En réponse à ce processus le discours idéologique officiel s’est lui-même radicalisé. Le mélange de valeurs conservatrices, de sentiments anti-occidentaux, de militarisme et de culte de la Grande Guerre patriotique ne formait pas une idéologie cohérente, mais esquissait un système de récits sur les valeurs dont le cadre commun était l’opposition de la Russie à l’Occident et au "libéralisme" occidental. En fait, le "poutinisme" de la fin des années 2010 est devenu l’une des incarnations influentes de l’idéologie de l’"antilibéralisme" (illibéralisme), qui a fortement renforcé sa position dans le monde.
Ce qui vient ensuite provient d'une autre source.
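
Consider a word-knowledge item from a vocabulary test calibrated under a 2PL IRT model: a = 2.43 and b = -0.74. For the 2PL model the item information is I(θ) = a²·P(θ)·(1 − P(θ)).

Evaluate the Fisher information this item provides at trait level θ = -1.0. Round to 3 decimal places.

P = 1/(1+e^{0.6318}) = 0.3471
P(1−P) = 0.3471 × 0.6529 = 0.2266
I = a² × P(1−P) = 2.43² × 0.2266 = 1.33818

1.338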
Dans le même temps, le concept d’ennemis intérieurs et extérieurs s’est de plus en plus cristallisé dans la politique intérieure - ce qui, selon Gerschewski, est une composante importante des autocraties superpolitisées qui construisent une "ligne de front" entre leurs amis et leurs ennemis. Dans le même temps, les "ennemis" ont acquis des caractéristiques de plus en plus tangibles : agents d’influence hostiles, ONG payées par l’Occident qui sapent les "valeurs traditionnelles" et les fondements de la "stabilité" sociale et de l’existence même de la Russie.
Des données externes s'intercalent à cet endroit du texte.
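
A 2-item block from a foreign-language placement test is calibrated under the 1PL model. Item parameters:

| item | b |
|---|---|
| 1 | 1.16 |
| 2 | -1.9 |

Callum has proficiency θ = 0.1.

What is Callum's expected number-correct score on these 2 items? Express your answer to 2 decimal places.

P(θ) = 1 / (1 + exp(−(θ − b)))
P_1 = 1/(1+e^{1.0600}) = 0.2573
P_2 = 1/(1+e^{-2.0000}) = 0.8808
E[score] = 0.2573 + 0.8808 = 1.1381

1.14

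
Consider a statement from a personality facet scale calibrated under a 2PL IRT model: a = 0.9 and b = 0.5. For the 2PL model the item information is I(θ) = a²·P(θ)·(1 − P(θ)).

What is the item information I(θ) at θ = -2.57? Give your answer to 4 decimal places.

P = 1/(1+e^{2.7630}) = 0.0594
P(1−P) = 0.0594 × 0.9406 = 0.0558
I = a² × P(1−P) = 0.9² × 0.0558 = 0.04523

0.0452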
Ainsi, la décennie 2011-2021 a été marquée par deux politisations concurrentes de la société russe, qui ont conduit à sa polarisation croissante.
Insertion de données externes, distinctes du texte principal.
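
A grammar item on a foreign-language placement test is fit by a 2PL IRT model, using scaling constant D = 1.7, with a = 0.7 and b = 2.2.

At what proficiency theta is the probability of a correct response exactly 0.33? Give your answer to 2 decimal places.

1.60

P(theta) = 1 / (1 + exp(−D·a(theta − b)))
logit = ln(0.3300/0.6700) = -0.7082
theta = b + logit/(1.7·a) = 2.2 + (-0.7082)/1.1900 = 1.6049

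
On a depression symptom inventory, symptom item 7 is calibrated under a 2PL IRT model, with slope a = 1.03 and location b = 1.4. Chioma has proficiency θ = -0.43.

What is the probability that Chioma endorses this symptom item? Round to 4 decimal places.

0.1318

P(θ) = 1 / (1 + exp(−a(θ − b)))
Exponent: 1.03 × (-0.43 − 1.4) = -1.8849
1/(1 + e^{1.8849}) = 0.1318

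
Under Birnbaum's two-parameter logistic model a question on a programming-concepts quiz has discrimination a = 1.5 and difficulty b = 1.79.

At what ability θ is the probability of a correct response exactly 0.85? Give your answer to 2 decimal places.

2.95

P(θ) = 1 / (1 + exp(−a(θ − b)))
logit = ln(0.8500/0.1500) = 1.7346
θ = b + logit/(a) = 1.79 + 1.7346/1.5000 = 2.9464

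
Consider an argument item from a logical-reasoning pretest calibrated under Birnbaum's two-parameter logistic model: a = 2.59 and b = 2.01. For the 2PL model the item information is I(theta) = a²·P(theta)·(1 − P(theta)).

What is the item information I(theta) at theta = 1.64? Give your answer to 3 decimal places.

P = 1/(1+e^{0.9583}) = 0.2772
P(1−P) = 0.2772 × 0.7228 = 0.2004
I = a² × P(1−P) = 2.59² × 0.2004 = 1.34409

1.344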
3) La superpolitisation hybride et son avenir

L’invasion à grande échelle de l’Ukraine, qui s’est transformée en un conflit militaire prolongé, est devenue un instrument de surpolitisation autoritaire - une forte augmentation du niveau de mobilisation publique, de la répression et de l’endoctrinement violent. Dans le contexte de la guerre, le désaccord avec les priorités déclarées des intérêts nationaux a commencé à être ouvertement interprété comme une trahison et un sabotage. Alors qu’auparavant, seul le militantisme politique faisait l’objet de répressions, celles-ci sont devenues l’instrument de persécution des opinions exprimées publiquement. Ce qui était auparavant une affaire privée de citoyens individuels a été politisé et interprété comme une prise de parole contre le régime : les messages sur les réseaux sociaux et même l’expression d’opinions dans des conversations privées sont devenus des motifs de poursuites administratives et pénales. L’endoctrinement idéologique est activement imposé dans le système d’éducation publique - écoles et universités. La déloyauté à l’égard de la guerre devient un motif d’"exclusion sociale" pour les artistes, les scientifiques ou les sportifs. La sphère du "privé", qui restait la "vache sacrée" du régime dépolitisé des années 2000, est devenue l’objet d’une expansion agressive du régime.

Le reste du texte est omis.